JYJ performs at Caupolican Theatre in Santiago, Chile, on March 9, 2012. / Korea Times
By Choi Kyong-ae
The boy band JYJ is free to appear back on stage.
The Fair Trade Commission, Korea's antitrust regulator, said Wednesday that it has punished SM Entertainment and an entertainment business lobby group for unfair practices against entertainers, including the JYJ.
SM Entertainment, one of the country's three major management agencies, continued to interrupt entertainment activities of JYJ after the boy band filed a suit against the agency in July 2009, arguing their 13-year contract with SM was too long and that income was tilted unfairly toward management.
Legal disputes between the two sides finally came to an end late last year after rounds of counter suits. Seoul Central District Court warned SM and the Korea entertainment industry association that they would face fines if they make the same interruptive action against JYJ.
"Separately from the court ruling, the FTC has ordered SM and the association not to get involved in any interruption from now on," an FTC official told The Korea Times. "This is a legally binding order they should abide by it."

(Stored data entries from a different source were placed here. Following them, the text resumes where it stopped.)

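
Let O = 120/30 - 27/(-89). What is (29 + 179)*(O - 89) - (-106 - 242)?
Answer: -1536932/89 ≈ -17269.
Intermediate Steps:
O = 383/89 (O = 120*(1/30) - 27*(-1/89) = 4 + 27/89 = 383/89 ≈ 4.3034)
(29 + 179)*(O - 89) - (-106 - 242) = (29 + 179)*(383/89 - 89) - (-106 - 242) = 208*(-7538/89) - 1*(-348) = -1567904/89 + 348 = -1536932/89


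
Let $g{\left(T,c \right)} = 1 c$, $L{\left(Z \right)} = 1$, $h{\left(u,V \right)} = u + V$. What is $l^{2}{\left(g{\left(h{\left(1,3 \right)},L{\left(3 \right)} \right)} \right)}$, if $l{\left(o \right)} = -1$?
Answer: $1$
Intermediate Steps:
$h{\left(u,V \right)} = V + u$
$g{\left(T,c \right)} = c$
$l^{2}{\left(g{\left(h{\left(1,3 \right)},L{\left(3 \right)} \right)} \right)} = \left(-1\right)^{2} = 1$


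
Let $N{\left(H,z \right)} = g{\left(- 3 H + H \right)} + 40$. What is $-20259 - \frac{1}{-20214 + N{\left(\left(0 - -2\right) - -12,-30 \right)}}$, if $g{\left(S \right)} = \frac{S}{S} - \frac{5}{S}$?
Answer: $- \frac{11443073273}{564839} \approx -20259.0$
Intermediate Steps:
$g{\left(S \right)} = 1 - \frac{5}{S}$
$N{\left(H,z \right)} = 40 - \frac{-5 - 2 H}{2 H}$ ($N{\left(H,z \right)} = \frac{-5 + \left(- 3 H + H\right)}{- 3 H + H} + 40 = \frac{-5 - 2 H}{\left(-2\right) H} + 40 = - \frac{1}{2 H} \left(-5 - 2 H\right) + 40 = - \frac{-5 - 2 H}{2 H} + 40 = 40 - \frac{-5 - 2 H}{2 H}$)
$-20259 - \frac{1}{-20214 + N{\left(\left(0 - -2\right) - -12,-30 \right)}} = -20259 - \frac{1}{-20214 + \left(41 + \frac{5}{2 \left(\left(0 - -2\right) - -12\right)}\right)} = -20259 - \frac{1}{-20214 + \left(41 + \frac{5}{2 \left(\left(0 + 2\right) + 12\right)}\right)} = -20259 - \frac{1}{-20214 + \left(41 + \frac{5}{2 \left(2 + 12\right)}\right)} = -20259 - \frac{1}{-20214 + \left(41 + \frac{5}{2 \cdot 14}\right)} = -20259 - \frac{1}{-20214 + \left(41 + \frac{5}{2} \cdot \frac{1}{14}\right)} = -20259 - \frac{1}{-20214 + \left(41 + \frac{5}{28}\right)} = -20259 - \frac{1}{-20214 + \frac{1153}{28}} = -20259 - \frac{1}{- \frac{564839}{28}} = -20259 - - \frac{28}{564839} = -20259 + \frac{28}{564839} = - \frac{11443073273}{564839}$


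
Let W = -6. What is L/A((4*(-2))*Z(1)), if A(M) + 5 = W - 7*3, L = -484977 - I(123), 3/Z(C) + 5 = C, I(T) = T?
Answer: 121275/8 ≈ 15159.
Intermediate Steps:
Z(C) = 3/(-5 + C)
L = -485100 (L = -484977 - 1*123 = -484977 - 123 = -485100)
A(M) = -32 (A(M) = -5 + (-6 - 7*3) = -5 + (-6 - 21) = -5 - 27 = -32)
L/A((4*(-2))*Z(1)) = -485100/(-32) = -485100*(-1/32) = 121275/8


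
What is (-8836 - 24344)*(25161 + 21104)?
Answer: -1535072700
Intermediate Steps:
(-8836 - 24344)*(25161 + 21104) = -33180*46265 = -1535072700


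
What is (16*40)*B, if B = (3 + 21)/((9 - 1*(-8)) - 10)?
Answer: 15360/7 ≈ 2194.3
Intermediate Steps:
B = 24/7 (B = 24/((9 + 8) - 10) = 24/(17 - 10) = 24/7 ≈ 3.4286)
(16*40)*B = (16*40)*(24/7) = 640*(24/7) = 15360/7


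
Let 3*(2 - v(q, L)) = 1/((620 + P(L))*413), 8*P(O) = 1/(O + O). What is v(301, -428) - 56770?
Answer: -298627802930816/5260495401 ≈ -56768.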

JYJ was formed when Kim Jae-joong, Kim Jun-su, and Park Yu-chun broke away from the 5-member TVXQ, better known as Dong Bang Shin Ki, in June 2009.
In its major interruptive activities, SM joined forces with the association to send a letter to major broadcasting companies asking them to block JYJ from performing. This was just before JYJ began preparing their debut stage show after releasing their 1st album in October 2010.

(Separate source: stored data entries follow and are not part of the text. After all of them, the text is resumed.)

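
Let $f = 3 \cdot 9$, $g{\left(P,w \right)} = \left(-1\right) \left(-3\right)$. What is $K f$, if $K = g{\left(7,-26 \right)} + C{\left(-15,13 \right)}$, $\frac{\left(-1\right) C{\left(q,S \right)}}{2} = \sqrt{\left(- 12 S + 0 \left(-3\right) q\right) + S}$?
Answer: $81 - 54 i \sqrt{143} \approx 81.0 - 645.75 i$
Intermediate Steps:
$g{\left(P,w \right)} = 3$
$C{\left(q,S \right)} = - 2 \sqrt{11} \sqrt{- S}$ ($C{\left(q,S \right)} = - 2 \sqrt{\left(- 12 S + 0 \left(-3\right) q\right) + S} = - 2 \sqrt{\left(- 12 S + 0 q\right) + S} = - 2 \sqrt{\left(- 12 S + 0\right) + S} = - 2 \sqrt{- 12 S + S} = - 2 \sqrt{- 11 S} = - 2 \sqrt{11} \sqrt{- S}$)
$K = 3 - 2 i \sqrt{143}$ ($K = 3 - 2 \sqrt{11} \sqrt{\left(-1\right) 13} = 3 - 2 \sqrt{11} \sqrt{-13} = 3 - 2 \sqrt{11} i \sqrt{13} = 3 - 2 i \sqrt{143} \approx 3.0 - 23.917 i$)
$f = 27$
$K f = \left(3 - 2 i \sqrt{143}\right) 27 = 81 - 54 i \sqrt{143}$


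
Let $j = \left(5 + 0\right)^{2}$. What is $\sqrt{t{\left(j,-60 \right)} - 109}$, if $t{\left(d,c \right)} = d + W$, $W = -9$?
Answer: $i \sqrt{93} \approx 9.6436 i$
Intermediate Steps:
$j = 25$ ($j = 5^{2} = 25$)
$t{\left(d,c \right)} = -9 + d$ ($t{\left(d,c \right)} = d - 9 = -9 + d$)
$\sqrt{t{\left(j,-60 \right)} - 109} = \sqrt{\left(-9 + 25\right) - 109} = \sqrt{16 - 109} = \sqrt{-93} = i \sqrt{93}$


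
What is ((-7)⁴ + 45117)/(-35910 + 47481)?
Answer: 47518/11571 ≈ 4.1066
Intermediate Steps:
((-7)⁴ + 45117)/(-35910 + 47481) = (2401 + 45117)/11571 = 47518*(1/11571) = 47518/11571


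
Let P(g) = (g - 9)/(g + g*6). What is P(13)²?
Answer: 16/8281 ≈ 0.0019321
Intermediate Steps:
P(g) = (-9 + g)/(7*g) (P(g) = (-9 + g)/(g + 6*g) = (-9 + g)/((7*g)) = (-9 + g)*(1/(7*g)) = (-9 + g)/(7*g))
P(13)² = ((⅐)*(-9 + 13)/13)² = ((⅐)*(1/13)*4)² = (4/91)² = 16/8281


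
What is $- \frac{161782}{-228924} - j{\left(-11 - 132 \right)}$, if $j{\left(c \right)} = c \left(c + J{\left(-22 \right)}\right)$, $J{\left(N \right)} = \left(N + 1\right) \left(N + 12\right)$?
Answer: $\frac{1096741313}{114462} \approx 9581.7$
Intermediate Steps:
$J{\left(N \right)} = \left(1 + N\right) \left(12 + N\right)$
$j{\left(c \right)} = c \left(210 + c\right)$ ($j{\left(c \right)} = c \left(c + \left(12 + \left(-22\right)^{2} + 13 \left(-22\right)\right)\right) = c \left(c + \left(12 + 484 - 286\right)\right) = c \left(c + 210\right) = c \left(210 + c\right)$)
$- \frac{161782}{-228924} - j{\left(-11 - 132 \right)} = - \frac{161782}{-228924} - \left(-11 - 132\right) \left(210 - 143\right) = \left(-161782\right) \left(- \frac{1}{228924}\right) - \left(-11 - 132\right) \left(210 - 143\right) = \frac{80891}{114462} - - 143 \left(210 - 143\right) = \frac{80891}{114462} - \left(-143\right) 67 = \frac{80891}{114462} - -9581 = \frac{80891}{114462} + 9581 = \frac{1096741313}{114462}$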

The FTC made the association send a notice that it was ordered to correct the wrongdoings against the boy group to 26 broadcasting companies and other involved parties.

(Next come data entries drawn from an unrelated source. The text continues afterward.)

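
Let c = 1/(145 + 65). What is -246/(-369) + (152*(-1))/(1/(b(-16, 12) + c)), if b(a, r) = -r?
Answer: 63838/35 ≈ 1823.9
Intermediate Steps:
c = 1/210 ≈ 0.0047619
-246/(-369) + (152*(-1))/(1/(b(-16, 12) + c)) = -246/(-369) + (152*(-1))/(1/(-1*12 + 1/210)) = -246*(-1/369) - 152/(1/(-12 + 1/210)) = ⅔ - 152/(1/(-2519/210)) = ⅔ - 152/(-210/2519) = ⅔ - 152*(-2519/210) = ⅔ + 191444/105 = 63838/35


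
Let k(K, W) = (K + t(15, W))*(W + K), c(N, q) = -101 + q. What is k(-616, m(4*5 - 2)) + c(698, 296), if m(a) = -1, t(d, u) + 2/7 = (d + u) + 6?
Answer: 2576723/7 ≈ 3.6810e+5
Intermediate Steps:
t(d, u) = 40/7 + d + u (t(d, u) = -2/7 + ((d + u) + 6) = -2/7 + (6 + d + u) = 40/7 + d + u)
k(K, W) = (K + W)*(145/7 + K + W) (k(K, W) = (K + (40/7 + 15 + W))*(W + K) = (K + (145/7 + W))*(K + W) = (145/7 + K + W)*(K + W) = (K + W)*(145/7 + K + W))
k(-616, m(4*5 - 2)) + c(698, 296) = ((-616)**2 + (-1)**2 + (145/7)*(-616) + (145/7)*(-1) + 2*(-616)*(-1)) + (-101 + 296) = (379456 + 1 - 12760 - 145/7 + 1232) + 195 = 2575358/7 + 195 = 2576723/7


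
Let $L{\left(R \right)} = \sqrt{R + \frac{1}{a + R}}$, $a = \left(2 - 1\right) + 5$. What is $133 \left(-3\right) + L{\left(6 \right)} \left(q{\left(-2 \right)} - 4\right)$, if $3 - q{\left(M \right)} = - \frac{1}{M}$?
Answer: $-399 - \frac{\sqrt{219}}{4} \approx -402.7$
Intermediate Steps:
$q{\left(M \right)} = 3 + \frac{1}{M}$ ($q{\left(M \right)} = 3 - - \frac{1}{M} = 3 + \frac{1}{M}$)
$a = 6$ ($a = 1 + 5 = 6$)
$L{\left(R \right)} = \sqrt{R + \frac{1}{6 + R}}$
$133 \left(-3\right) + L{\left(6 \right)} \left(q{\left(-2 \right)} - 4\right) = 133 \left(-3\right) + \sqrt{\frac{1 + 6 \left(6 + 6\right)}{6 + 6}} \left(\left(3 + \frac{1}{-2}\right) - 4\right) = -399 + \sqrt{\frac{1 + 6 \cdot 12}{12}} \left(\left(3 - \frac{1}{2}\right) - 4\right) = -399 + \sqrt{\frac{1 + 72}{12}} \left(\frac{5}{2} - 4\right) = -399 + \sqrt{\frac{1}{12} \cdot 73} \left(- \frac{3}{2}\right) = -399 + \sqrt{\frac{73}{12}} \left(- \frac{3}{2}\right) = -399 + \frac{\sqrt{219}}{6} \left(- \frac{3}{2}\right) = -399 - \frac{\sqrt{219}}{4}$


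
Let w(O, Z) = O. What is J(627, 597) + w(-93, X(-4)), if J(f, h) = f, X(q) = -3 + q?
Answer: 534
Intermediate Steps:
J(627, 597) + w(-93, X(-4)) = 627 - 93 = 534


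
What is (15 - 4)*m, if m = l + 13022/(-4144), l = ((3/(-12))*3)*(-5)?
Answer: 13849/2072 ≈ 6.6839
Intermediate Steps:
l = 15/4 (l = ((3*(-1/12))*3)*(-5) = -¼*3*(-5) = -¾*(-5) = 15/4 ≈ 3.7500)
m = 1259/2072 (m = 15/4 + 13022/(-4144) = 15/4 + 13022*(-1/4144) = 15/4 - 6511/2072 = 1259/2072 ≈ 0.60763)
(15 - 4)*m = (15 - 4)*(1259/2072) = 11*(1259/2072) = 13849/2072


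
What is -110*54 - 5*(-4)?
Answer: -5920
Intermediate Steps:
-110*54 - 5*(-4) = -5940 + 20 = -5920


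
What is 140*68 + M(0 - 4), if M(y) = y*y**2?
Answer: 9456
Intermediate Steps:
M(y) = y**3
140*68 + M(0 - 4) = 140*68 + (0 - 4)**3 = 9520 + (-4)**3 = 9520 - 64 = 9456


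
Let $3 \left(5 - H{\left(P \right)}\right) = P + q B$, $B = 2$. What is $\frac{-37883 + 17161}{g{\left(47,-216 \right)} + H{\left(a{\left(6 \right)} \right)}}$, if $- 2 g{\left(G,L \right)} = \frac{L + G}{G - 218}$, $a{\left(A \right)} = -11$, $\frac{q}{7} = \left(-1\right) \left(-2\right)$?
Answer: $\frac{7086924}{397} \approx 17851.0$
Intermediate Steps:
$q = 14$ ($q = 7 \left(\left(-1\right) \left(-2\right)\right) = 7 \cdot 2 = 14$)
$H{\left(P \right)} = - \frac{13}{3} - \frac{P}{3}$ ($H{\left(P \right)} = 5 - \frac{P + 14 \cdot 2}{3} = 5 - \frac{P + 28}{3} = 5 - \frac{28 + P}{3} = 5 - \left(\frac{28}{3} + \frac{P}{3}\right) = - \frac{13}{3} - \frac{P}{3}$)
$g{\left(G,L \right)} = - \frac{G + L}{2 \left(-218 + G\right)}$ ($g{\left(G,L \right)} = - \frac{\left(L + G\right) \frac{1}{G - 218}}{2} = - \frac{\left(G + L\right) \frac{1}{-218 + G}}{2} = - \frac{\frac{1}{-218 + G} \left(G + L\right)}{2} = - \frac{G + L}{2 \left(-218 + G\right)}$)
$\frac{-37883 + 17161}{g{\left(47,-216 \right)} + H{\left(a{\left(6 \right)} \right)}} = \frac{-37883 + 17161}{\frac{\left(-1\right) 47 - -216}{2 \left(-218 + 47\right)} - \frac{2}{3}} = - \frac{20722}{\frac{-47 + 216}{2 \left(-171\right)} + \left(- \frac{13}{3} + \frac{11}{3}\right)} = - \frac{20722}{\frac{1}{2} \left(- \frac{1}{171}\right) 169 - \frac{2}{3}} = - \frac{20722}{- \frac{169}{342} - \frac{2}{3}} = - \frac{20722}{- \frac{397}{342}} = \left(-20722\right) \left(- \frac{342}{397}\right) = \frac{7086924}{397}$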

Neither JYJ nor SM were available for comment.
The dispute shocked K-pop fans who were unfamiliar with the dark side of K-Pop and there came a flood of negative media coverage, including double contracts and cheating on trainees, of the entertainment industry.
In October last year, the FTC made guidelines for fair practices of management, trainees and production companies in a bid to tidy up some of the problems in the industry.
In fact, a lot of trainees in Korea suffered unfair treatment by agencies but couldn't complain.
"We hope this ruling will ring an alarm bell in the industry not to make the same case happen again," said the FTC official.